Seconde solitude
"Je crois à l’émerveillement triste", Éric Ferrari.
« Chasseurs pouilleux, royalement souples, au cœur de l’unique brûlure, on maîtrise les forces d’inertie, et lorsque nous croisons nos traces dans cet espace qui a perdu les noms, il souffle un air de terreau frais, de proies débarbouillées. »
Les terres traversées sont rudes. Entrecoupées de pentes raides, de vallées en friche et de points d’eau difficiles d’accès. On y enterre la foudre et on sait que celle-ci ne dort jamais tout à fait. L’homme, s’il veut devenir un peu plus que cet être de passage dont l’ombre disparaît avant même de s’être posée sur une surface plane, devra se plier à quelques règles de précarité et d’humilité qui le feront, peu à peu, devenir (un) résistant.
« Remue beaucoup. Arrache-toi. Enfouis ce manque nouveau dans tes pensées fugitives. Demande que l’on marque ton visage d’une pierre blanche. »
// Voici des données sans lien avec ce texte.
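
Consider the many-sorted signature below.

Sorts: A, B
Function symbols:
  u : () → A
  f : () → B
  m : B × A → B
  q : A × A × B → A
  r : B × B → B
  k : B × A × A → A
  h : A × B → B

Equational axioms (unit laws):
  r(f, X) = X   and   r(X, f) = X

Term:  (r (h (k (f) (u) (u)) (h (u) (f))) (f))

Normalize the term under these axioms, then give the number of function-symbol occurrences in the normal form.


1. (r (h (k (f) (u) (u)) (h (u) (f))) (f))  →  (h (k (f) (u) (u)) (h (u) (f)))
normal form: (h (k (f) (u) (u)) (h (u) (f)))

size = 8


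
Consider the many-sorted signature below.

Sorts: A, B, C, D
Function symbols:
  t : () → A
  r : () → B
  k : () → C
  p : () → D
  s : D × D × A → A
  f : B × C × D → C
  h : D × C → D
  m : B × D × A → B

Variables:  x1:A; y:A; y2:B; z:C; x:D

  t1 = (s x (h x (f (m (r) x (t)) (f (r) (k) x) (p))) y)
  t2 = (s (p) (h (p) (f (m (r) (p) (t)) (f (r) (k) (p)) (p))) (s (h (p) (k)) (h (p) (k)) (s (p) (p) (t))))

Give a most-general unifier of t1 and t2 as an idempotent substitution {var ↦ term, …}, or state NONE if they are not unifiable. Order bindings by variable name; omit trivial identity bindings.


{x ↦ (p), y ↦ (s (h (p) (k)) (h (p) (k)) (s (p) (p) (t)))}


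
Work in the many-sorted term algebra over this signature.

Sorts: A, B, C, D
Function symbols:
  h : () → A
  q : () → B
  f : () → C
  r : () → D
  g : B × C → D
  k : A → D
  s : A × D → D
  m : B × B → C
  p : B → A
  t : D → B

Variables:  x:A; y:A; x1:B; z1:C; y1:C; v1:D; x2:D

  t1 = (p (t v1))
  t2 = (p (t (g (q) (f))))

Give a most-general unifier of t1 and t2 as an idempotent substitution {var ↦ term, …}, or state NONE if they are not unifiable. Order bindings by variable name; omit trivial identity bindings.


{v1 ↦ (g (q) (f))}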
Ce monde âpre, sauvage, intérieur et parallèle qu’il installe lentement dans son livre n’empêche pas l’auteur de faire de brefs retours dans un monde plus proche, ne serait-ce que pour retoucher quelques fragments liés à l’enfance et susceptibles de raviver d’anciennes émotions, telle la peur, qui reste intacte, en embuscade, lui demandant de se cacher, de retenir son souffle et de regarder (écouter) à nouveau sans être vu.
« Quelquefois, je m’accroupis au fond d’une penderie. Le vide éprouvé à l’intérieur des vêtements accrochés prolonge l’impression d’être pris dans l’immobilité d’une nasse liquide. »
Ce qui happe le lecteur, dans Seconde solitude, comme dans les précédents recueils d’Éric Ferrari, c’est cette écriture simple, concise, coupante, efficace. Reliée aux paysages (qu’elle ne décrit que par touches), elle s’imprime en proses courtes et concrètes. Ce sont des brèches, des entailles, des points de contact précis qui marquent les contours d’une contrée extrême et austère où vaque celui qui l’a conçue.
Éric Ferrari : Seconde solitude, Cheyne éditeur.